Feel like I did my general writing on the Ace Attorney series a disservice by coming forward to it with a more utilitarian analysis that didn't really work beyond the surface level. It's something I want to rectify as I'm making my way through the recently released Great Ace Attorney Chronicles, it's just been hard to find the right words especially since it's not like my general feelings have really changed over time.

I guess to reiterate, it's still the charming first step that is certainly and rightly timeless to where it spawned a host of memes to become a cultural hallmark but I think the general critique and understanding of the game is more thread-bare than it deserves. And ultimately will be my point, is certainly because what is being dealt with here is just as thread-bare and only barely punching above its weight.

AA1 is largely based around prestige, with its characters introduced primarily with their reputation on their sleeves before slowly or quickly breaking that down in front of you. Edgeworth is the only character here who really goes through an arc, and his entire conflict is about what that prestige really means for him in his pursuit of the truth. He's afraid to even consider the history and his past and is more willing to throw himself as the guilty party as his reputation is already under shame, while an extremely comical caricature of "Most Esteemed Prosecutor" villainously runs with it.

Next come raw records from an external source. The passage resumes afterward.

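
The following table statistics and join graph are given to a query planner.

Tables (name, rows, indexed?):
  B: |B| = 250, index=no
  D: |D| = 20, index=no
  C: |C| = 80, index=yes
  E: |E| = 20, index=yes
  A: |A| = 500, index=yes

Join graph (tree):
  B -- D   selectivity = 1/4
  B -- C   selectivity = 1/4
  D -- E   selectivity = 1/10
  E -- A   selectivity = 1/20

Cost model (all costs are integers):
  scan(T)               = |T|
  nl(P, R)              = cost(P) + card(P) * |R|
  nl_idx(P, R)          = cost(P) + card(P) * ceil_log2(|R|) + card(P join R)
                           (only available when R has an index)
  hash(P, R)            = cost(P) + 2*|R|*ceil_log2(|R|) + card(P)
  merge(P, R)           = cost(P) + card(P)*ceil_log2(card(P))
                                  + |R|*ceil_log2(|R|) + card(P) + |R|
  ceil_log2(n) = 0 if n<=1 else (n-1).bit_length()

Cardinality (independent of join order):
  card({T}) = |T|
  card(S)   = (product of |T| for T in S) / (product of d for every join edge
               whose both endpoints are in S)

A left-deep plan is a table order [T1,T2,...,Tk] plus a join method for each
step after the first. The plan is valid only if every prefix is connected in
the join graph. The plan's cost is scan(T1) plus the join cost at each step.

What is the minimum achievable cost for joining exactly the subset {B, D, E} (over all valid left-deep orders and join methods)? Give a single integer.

2150

Selinger DP over subsets of {B,D,E}:
  {B}: scan cost=250, card=250
  {D}: scan cost=20, card=20
  {E}: scan cost=20, card=20
  {BD}: card=1250; try (D,hash)→700, (B,merge)→2390, (D,merge)→2620, (B,hash)→4040, (B,nl)→5020, (D,nl)→5250; best=700 via (D,hash)
  {DE}: card=40; try (E,nl_idx)→160, (E,hash)→240, (D,hash)→240, (E,merge)→260, (D,merge)→260, (E,nl)→420 …(+1); best=160 via (E,nl_idx)
  {BDE}: card=2500; try (E,hash)→2150, (B,merge)→2690, (B,hash)→4200, (E,nl_idx)→9450, (B,nl)→10160, (E,merge)→15820 …(+1); best=2150 via (E,hash)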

This is at its best in 1-3, which I still feel is the best case of the story, where throughout the story it dissects iconography of celebrity culture and prestige. It plays up characters longing for a more heartwarming past now stuck in contracts that ultimately motivate their lives against each other, playing a darker game of blackmail behind the curtain of an otherwise childish and classic samurai cartoon. And then that story leads to a twist that doesn't vindicate either side, leaving the hateful nature of celebrity life bare and offering nothing to fix it in a perfect manner.

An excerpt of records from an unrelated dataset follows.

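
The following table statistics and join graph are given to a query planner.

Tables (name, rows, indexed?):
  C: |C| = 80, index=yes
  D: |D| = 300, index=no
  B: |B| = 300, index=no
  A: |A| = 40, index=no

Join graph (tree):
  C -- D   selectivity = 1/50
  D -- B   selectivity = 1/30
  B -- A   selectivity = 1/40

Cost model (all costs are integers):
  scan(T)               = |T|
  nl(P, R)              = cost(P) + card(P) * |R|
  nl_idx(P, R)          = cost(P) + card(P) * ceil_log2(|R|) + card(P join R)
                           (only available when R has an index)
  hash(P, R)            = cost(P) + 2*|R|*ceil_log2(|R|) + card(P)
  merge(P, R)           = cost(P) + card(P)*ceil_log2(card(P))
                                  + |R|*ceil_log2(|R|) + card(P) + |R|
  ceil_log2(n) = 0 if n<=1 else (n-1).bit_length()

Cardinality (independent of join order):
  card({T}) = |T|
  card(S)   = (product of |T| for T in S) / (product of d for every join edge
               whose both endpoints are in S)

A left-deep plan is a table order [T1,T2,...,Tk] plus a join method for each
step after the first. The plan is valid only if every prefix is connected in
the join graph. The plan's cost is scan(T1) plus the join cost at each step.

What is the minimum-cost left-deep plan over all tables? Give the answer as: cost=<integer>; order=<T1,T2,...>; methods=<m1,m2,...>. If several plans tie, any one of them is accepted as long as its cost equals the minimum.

Selinger DP (subsets sized 1..n):
  {C}: scan cost=80, card=80
  {D}: scan cost=300, card=300
  {B}: scan cost=300, card=300
  {A}: scan cost=40, card=40
  {CD}: card=480; try (C,hash)→1720, (C,nl_idx)→2880, (D,merge)→3720, (C,merge)→3940, (D,hash)→5560, (D,nl)→24080 …(+1); best=1720 via (C,hash)
  {BD}: card=3000; try (D,hash)→6000, (B,hash)→6000, (D,merge)→6300, (B,merge)→6300, (D,nl)→90300, (B,nl)→90300; best=6000 via (D,hash)
  {AB}: card=300; try (A,hash)→1080, (B,merge)→3320, (A,merge)→3580, (B,hash)→5480, (B,nl)→12040, (A,nl)→12300; best=1080 via (A,hash)
  {BCD}: card=4800; try (B,hash)→7600, (B,merge)→9520, (C,hash)→10120, (C,nl_idx)→31800, (C,merge)→45640, (B,nl)→145720 …(+1); best=7600 via (B,hash)
  {ABD}: card=3000; try (D,hash)→6780, (D,merge)→7080, (A,hash)→9480, (A,merge)→45280, (D,nl)→91080, (A,nl)→126000; best=6780 via (D,hash)
  {ABCD}: card=4800; try (C,hash)→10900, (A,hash)→12880, (C,nl_idx)→32580, (C,merge)→46420, (A,merge)→75080, (A,nl)→199600 …(+1); best=10900 via (C,hash)

cost=10900; order=B,A,D,C; methods=hash,hash,hash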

But that's the most profuse praise about AA1 you're going to hear from me. Because ultimately the story leads these themes on disgusting threads I call the characters and mystery. The first two cases play up the prestige on the deaths of 'defenseless' women, playing right into the 'beauty but with an evil side' in case 2 that is just utterly rancid. The general mystery is just so hamfisted in its presentation, to where it's best not to follow it because it happens three times where in a final trial you'll turn around a shred of evidence to reveal something totally unestablished that makes them breakdown instantly. The act of playing AA1 is worse, with investigations being tiring and disgusting tirades due to how the triggers work as well as Phoenix's general approach to questions. The pacing is awful as well as some of the general prose, to where 1-5's inclusion, while offering a genuinely good character story at last, is rendered just as obnoxious. If there's one thing I wish was ended here was having to see the same footage 5 times for very little new details.

Were it not for the wonderful coding between Phoenix and Edgeworth I would scorched earth the whole cast. Von Karma takes the prestige point to too much of an extreme for me with the constant gutteral GUILTY GUILTY GUILTY, and almost all the witnesses are really deeply poisonous people that I think are worthy of much more scorn than they get. I've read a couple things that play with this, arguing the point of AA1 lies in its toxic portrayals of stereotypes but I find that just outright ridiculous. There is so little to grasp on in terms of likeable people to ride the themes with, to where when that prestige is written home in the best manner in my favorite case here, I still had an npc face.

Overall it's not exactly a foundational step as much as it is a faceplant that people found as a charming joke before the series picked itself off the floor and ran much further. Awful to just replay for those reasons, but I won't deny what it DOES get right.